Does this mean that Trident is necessarily a hill to die on now? Perhaps not. The Cold War is over. The enemy if it exists is ideological, Radical Islam, and its proponents are either abroad in the Middle East, or already in Europe, embedded as fifth column within communities with which Corbyn is close. In neither case are nuclear weapons particularly useful. Granted, Osama Bin ladin reportedly ruled out the use of nuclear weapons or dirty bombs out of the belief that the United States would retaliate by nuking Mecca, but while a plausible response from Americans, it seems incredibly to the point of lunacy that a British government would respond to an attack, even a nuclear one, in that manner.

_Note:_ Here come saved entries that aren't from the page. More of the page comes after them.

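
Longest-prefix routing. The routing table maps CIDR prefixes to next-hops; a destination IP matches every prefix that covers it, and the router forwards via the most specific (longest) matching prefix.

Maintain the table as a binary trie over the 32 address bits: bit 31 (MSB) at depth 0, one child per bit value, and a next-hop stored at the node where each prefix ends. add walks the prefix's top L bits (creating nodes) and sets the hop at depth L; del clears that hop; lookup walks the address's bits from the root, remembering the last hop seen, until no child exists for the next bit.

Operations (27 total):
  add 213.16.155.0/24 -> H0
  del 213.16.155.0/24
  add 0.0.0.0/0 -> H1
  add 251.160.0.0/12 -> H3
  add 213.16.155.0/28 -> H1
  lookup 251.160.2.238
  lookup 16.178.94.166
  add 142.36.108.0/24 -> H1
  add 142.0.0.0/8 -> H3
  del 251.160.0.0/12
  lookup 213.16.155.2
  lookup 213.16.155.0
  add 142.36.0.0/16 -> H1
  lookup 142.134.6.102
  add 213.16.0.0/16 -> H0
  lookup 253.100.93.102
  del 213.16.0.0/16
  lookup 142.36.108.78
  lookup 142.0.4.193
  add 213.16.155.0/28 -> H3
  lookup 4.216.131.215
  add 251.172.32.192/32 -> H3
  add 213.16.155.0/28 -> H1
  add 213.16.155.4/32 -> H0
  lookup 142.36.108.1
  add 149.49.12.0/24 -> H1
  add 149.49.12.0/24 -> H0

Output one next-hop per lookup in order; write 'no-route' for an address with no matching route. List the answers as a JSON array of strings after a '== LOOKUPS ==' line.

Apply in order:
  + 213.16.155.0/24 (H0) depth=24
  del 213.16.155.0/24 (clear depth 24)
  + 0.0.0.0/0 (H1) depth=0
  + 251.160.0.0/12 (H3) depth=12
  + 213.16.155.0/28 (H1) depth=28
  Q 251.160.2.238: descend 111110111010 ; hops seen [H1,H3] ; pick H3
  Q 16.178.94.166: descend ε ; hops seen [H1] ; pick H1
  + 142.36.108.0/24 (H1) depth=24
  + 142.0.0.0/8 (H3) depth=8
  del 251.160.0.0/12 (clear depth 12)
  Q 213.16.155.2: descend 1101010100010000100110110000 ; hops seen [H1,H1] ; pick H1
  Q 213.16.155.0: descend 1101010100010000100110110000 ; hops seen [H1,H1] ; pick H1
  + 142.36.0.0/16 (H1) depth=16
  Q 142.134.6.102: descend 10001110 ; hops seen [H1,H3] ; pick H3
  + 213.16.0.0/16 (H0) depth=16
  Q 253.100.93.102: descend 11111 ; hops seen [H1] ; pick H1
  del 213.16.0.0/16 (clear depth 16)
  Q 142.36.108.78: descend 100011100010010001101100 ; hops seen [H1,H3,H1,H1] ; pick H1
  Q 142.0.4.193: descend 1000111000 ; hops seen [H1,H3] ; pick H3
  + 213.16.155.0/28 (H3) depth=28
  Q 4.216.131.215: descend ε ; hops seen [H1] ; pick H1
  + 251.172.32.192/32 (H3) depth=32
  + 213.16.155.0/28 (H1) depth=28
  + 213.16.155.4/32 (H0) depth=32
  Q 142.36.108.1: descend 100011100010010001101100 ; hops seen [H1,H3,H1,H1] ; pick H1
  + 149.49.12.0/24 (H1) depth=24
  + 149.49.12.0/24 (H0) depth=24

== LOOKUPS ==
["H3","H1","H1","H1","H3","H1","H1","H3","H1","H1"]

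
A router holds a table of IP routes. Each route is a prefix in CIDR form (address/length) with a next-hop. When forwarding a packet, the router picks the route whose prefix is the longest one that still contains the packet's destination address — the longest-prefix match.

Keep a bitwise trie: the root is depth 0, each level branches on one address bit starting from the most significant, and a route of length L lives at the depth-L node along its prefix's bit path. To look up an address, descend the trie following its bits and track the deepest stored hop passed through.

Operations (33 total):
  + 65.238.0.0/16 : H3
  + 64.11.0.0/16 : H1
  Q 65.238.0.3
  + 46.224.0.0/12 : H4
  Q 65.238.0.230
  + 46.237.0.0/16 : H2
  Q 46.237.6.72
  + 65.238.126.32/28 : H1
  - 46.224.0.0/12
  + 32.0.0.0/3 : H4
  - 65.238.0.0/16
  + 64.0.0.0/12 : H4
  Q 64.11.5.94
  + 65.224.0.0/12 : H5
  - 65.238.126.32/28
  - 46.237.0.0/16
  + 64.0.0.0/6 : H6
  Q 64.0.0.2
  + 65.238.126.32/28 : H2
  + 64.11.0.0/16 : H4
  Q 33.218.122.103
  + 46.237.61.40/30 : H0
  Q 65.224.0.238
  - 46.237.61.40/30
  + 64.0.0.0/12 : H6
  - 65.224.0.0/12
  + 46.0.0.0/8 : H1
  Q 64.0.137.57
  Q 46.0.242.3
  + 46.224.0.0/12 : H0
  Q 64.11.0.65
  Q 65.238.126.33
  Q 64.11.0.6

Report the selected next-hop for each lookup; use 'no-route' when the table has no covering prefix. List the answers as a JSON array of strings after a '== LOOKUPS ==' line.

Trace:
  add 65.238.0.0/16 -> H3 at depth 16
  add 64.11.0.0/16 -> H1 at depth 16
  lookup 65.238.0.3: bits 0100000111101110 walk d0:-→d1:-→d2:-→d3:-→d4:-→d5:-→d6:-→d7:-→d8:-→d9:-→d10:-→d11:-→d12:-→d13:-→d14:-→d15:-→d16:H3 -> H3
  add 46.224.0.0/12 -> H4 at depth 12
  lookup 65.238.0.230: bits 0100000111101110 walk d0:-→d1:-→d2:-→d3:-→d4:-→d5:-→d6:-→d7:-→d8:-→d9:-→d10:-→d11:-→d12:-→d13:-→d14:-→d15:-→d16:H3 -> H3
  add 46.237.0.0/16 -> H2 at depth 16
  lookup 46.237.6.72: bits 0010111011101101 walk d0:-→d1:-→d2:-→d3:-→d4:-→d5:-→d6:-→d7:-→d8:-→d9:-→d10:-→d11:-→d12:H4→d13:-→d14:-→d15:-→d16:H2 -> H2
  add 65.238.126.32/28 -> H1 at depth 28
  del 46.224.0.0/12 (clear depth 12)
  add 32.0.0.0/3 -> H4 at depth 3
  del 65.238.0.0/16 (clear depth 16)
  add 64.0.0.0/12 -> H4 at depth 12
  lookup 64.11.5.94: bits 0100000000001011 walk d0:-→d1:-→d2:-→d3:-→d4:-→d5:-→d6:-→d7:-→d8:-→d9:-→d10:-→d11:-→d12:H4→d13:-→d14:-→d15:-→d16:H1 -> H1
  add 65.224.0.0/12 -> H5 at depth 12
  del 65.238.126.32/28 (clear depth 28)
  del 46.237.0.0/16 (clear depth 16)
  add 64.0.0.0/6 -> H6 at depth 6
  lookup 64.0.0.2: bits 010000000000 walk d0:-→d1:-→d2:-→d3:-→d4:-→d5:-→d6:H6→d7:-→d8:-→d9:-→d10:-→d11:-→d12:H4 -> H4
  add 65.238.126.32/28 -> H2 at depth 28
  add 64.11.0.0/16 -> H4 at depth 16
  lookup 33.218.122.103: bits 0010 walk d0:-→d1:-→d2:-→d3:H4→d4:- -> H4
  add 46.237.61.40/30 -> H0 at depth 30
  lookup 65.224.0.238: bits 010000011110 walk d0:-→d1:-→d2:-→d3:-→d4:-→d5:-→d6:H6→d7:-→d8:-→d9:-→d10:-→d11:-→d12:H5 -> H5
  del 46.237.61.40/30 (clear depth 30)
  add 64.0.0.0/12 -> H6 at depth 12
  del 65.224.0.0/12 (clear depth 12)
  add 46.0.0.0/8 -> H1 at depth 8
  lookup 64.0.137.57: bits 010000000000 walk d0:-→d1:-→d2:-→d3:-→d4:-→d5:-→d6:H6→d7:-→d8:-→d9:-→d10:-→d11:-→d12:H6 -> H6
  lookup 46.0.242.3: bits 00101110 walk d0:-→d1:-→d2:-→d3:H4→d4:-→d5:-→d6:-→d7:-→d8:H1 -> H1
  add 46.224.0.0/12 -> H0 at depth 12
  lookup 64.11.0.65: bits 0100000000001011 walk d0:-→d1:-→d2:-→d3:-→d4:-→d5:-→d6:H6→d7:-→d8:-→d9:-→d10:-→d11:-→d12:H6→d13:-→d14:-→d15:-→d16:H4 -> H4
  lookup 65.238.126.33: bits 0100000111101110011111100010 walk d0:-→d1:-→d2:-→d3:-→d4:-→d5:-→d6:H6→d7:-→d8:-→d9:-→d10:-→d11:-→d12:-→d13:-→d14:-→d15:-→d16:-→d17:-→d18:-→d19:-→d20:-→d21:-→d22:-→d23:-→d24:-→d25:-→d26:-→d27:-→d28:H2 -> H2
  lookup 64.11.0.6: bits 0100000000001011 walk d0:-→d1:-→d2:-→d3:-→d4:-→d5:-→d6:H6→d7:-→d8:-→d9:-→d10:-→d11:-→d12:H6→d13:-→d14:-→d15:-→d16:H4 -> H4

== LOOKUPS ==
["H3","H3","H2","H1","H4","H4","H5","H6","H1","H4","H2","H4"]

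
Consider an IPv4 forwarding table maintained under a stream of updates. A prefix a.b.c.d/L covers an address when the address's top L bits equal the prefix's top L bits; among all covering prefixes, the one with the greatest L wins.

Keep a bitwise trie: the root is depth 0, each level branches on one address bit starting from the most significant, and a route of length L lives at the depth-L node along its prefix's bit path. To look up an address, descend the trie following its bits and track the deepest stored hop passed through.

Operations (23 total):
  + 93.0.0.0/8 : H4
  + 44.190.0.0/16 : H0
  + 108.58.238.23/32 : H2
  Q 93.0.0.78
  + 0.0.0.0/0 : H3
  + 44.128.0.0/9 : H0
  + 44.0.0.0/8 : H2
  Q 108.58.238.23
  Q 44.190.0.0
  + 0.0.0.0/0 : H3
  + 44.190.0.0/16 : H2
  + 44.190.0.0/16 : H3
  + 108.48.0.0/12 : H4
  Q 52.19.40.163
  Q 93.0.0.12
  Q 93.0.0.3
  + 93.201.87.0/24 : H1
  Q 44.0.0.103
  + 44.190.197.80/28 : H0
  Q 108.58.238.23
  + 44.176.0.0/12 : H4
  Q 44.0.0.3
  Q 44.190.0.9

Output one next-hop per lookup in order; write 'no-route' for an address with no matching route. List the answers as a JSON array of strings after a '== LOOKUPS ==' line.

Apply in order:
  add 93.0.0.0/8 -> H4 at depth 8
  add 44.190.0.0/16 -> H0 at depth 16
  add 108.58.238.23/32 -> H2 at depth 32
  lookup 93.0.0.78: bits 01011101 walk d0:-→d1:-→d2:-→d3:-→d4:-→d5:-→d6:-→d7:-→d8:H4 -> H4
  add 0.0.0.0/0 -> H3 at depth 0
  add 44.128.0.0/9 -> H0 at depth 9
  add 44.0.0.0/8 -> H2 at depth 8
  lookup 108.58.238.23: bits 01101100001110101110111000010111 walk d0:H3→d1:-→d2:-→d3:-→d4:-→d5:-→d6:-→d7:-→d8:-→d9:-→d10:-→d11:-→d12:-→d13:-→d14:-→d15:-→d16:-→d17:-→d18:-→d19:-→d20:-→d21:-→d22:-→d23:-→d24:-→d25:-→d26:-→d27:-→d28:-→d29:-→d30:-→d31:-→d32:H2 -> H2
  lookup 44.190.0.0: bits 0010110010111110 walk d0:H3→d1:-→d2:-→d3:-→d4:-→d5:-→d6:-→d7:-→d8:H2→d9:H0→d10:-→d11:-→d12:-→d13:-→d14:-→d15:-→d16:H0 -> H0
  add 0.0.0.0/0 -> H3 at depth 0
  add 44.190.0.0/16 -> H2 at depth 16
  add 44.190.0.0/16 -> H3 at depth 16
  add 108.48.0.0/12 -> H4 at depth 12
  lookup 52.19.40.163: bits 001 walk d0:H3→d1:-→d2:-→d3:- -> H3
  lookup 93.0.0.12: bits 01011101 walk d0:H3→d1:-→d2:-→d3:-→d4:-→d5:-→d6:-→d7:-→d8:H4 -> H4
  lookup 93.0.0.3: bits 01011101 walk d0:H3→d1:-→d2:-→d3:-→d4:-→d5:-→d6:-→d7:-→d8:H4 -> H4
  add 93.201.87.0/24 -> H1 at depth 24
  lookup 44.0.0.103: bits 00101100 walk d0:H3→d1:-→d2:-→d3:-→d4:-→d5:-→d6:-→d7:-→d8:H2 -> H2
  add 44.190.197.80/28 -> H0 at depth 28
  lookup 108.58.238.23: bits 01101100001110101110111000010111 walk d0:H3→d1:-→d2:-→d3:-→d4:-→d5:-→d6:-→d7:-→d8:-→d9:-→d10:-→d11:-→d12:H4→d13:-→d14:-→d15:-→d16:-→d17:-→d18:-→d19:-→d20:-→d21:-→d22:-→d23:-→d24:-→d25:-→d26:-→d27:-→d28:-→d29:-→d30:-→d31:-→d32:H2 -> H2
  add 44.176.0.0/12 -> H4 at depth 12
  lookup 44.0.0.3: bits 00101100 walk d0:H3→d1:-→d2:-→d3:-→d4:-→d5:-→d6:-→d7:-→d8:H2 -> H2
  lookup 44.190.0.9: bits 0010110010111110 walk d0:H3→d1:-→d2:-→d3:-→d4:-→d5:-→d6:-→d7:-→d8:H2→d9:H0→d10:-→d11:-→d12:H4→d13:-→d14:-→d15:-→d16:H3 -> H3

== LOOKUPS ==
["H4","H2","H0","H3","H4","H4","H2","H2","H2","H3"]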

Russia, while far from a paper tiger, has no ability logistically to drive to the Oder, much less the Rhine or English Channel. So there is an open question of who exactly one would deter with a nuclear deterrent.

Make no mistake however. The basic rules of self-interest that made Trident necessary in the Cold War still apply. The United States guarantees to Britain even under the most pro-British Administration imaginable do not extent to using its nuclear arsenal against a power that can retaliate against the continental United States. The US might well nuke Tehran if Iranians set off a bomb in the UK. They would not nuke Moscow if the Russians did so, or Beijing if the Chinese were for some reason to feel so inclined. The only nation that feel the defense of Britain is worth destruction are the British themselves, or at least some of them. Trident's value then has decreased only because the international waters appear calmer between states. It is still the same game.

Trident then is in many ways an investment in the future. Its value as a deterrent has decreased due to the absence of a threatening foe to deter, rather than its own lack of value. The Royal Navy arguably lacked much deterrent value in the 1860s, but that did not mean it should be abolished. A decision to do so would have made it hard to restore if circumstances changed. Perhaps ships could be rebuilt, but could crews be retrained, talent lost or never created somehow be summoned when needed?

This does not mean abolishing Trident makes no sense in terms of savings, but the decision should be based on the likelihood of a new threat arising and the difficulty of recreating a Nuclear deterrent if it is abandoned now. And the danger lies in allowing a man such as Jeremy Corbyn, who opposed Trident not because it was unnecessary or ineffective, but because it was absolutely necessary and effective, who wanted to surrender to the Soviets immediately in the event of a Third World War, and likely would have given up to Hitler in 1940, to make such judgments. His judgment on such matters is at best impaired. At worst pathological, a latter day Ben Greene.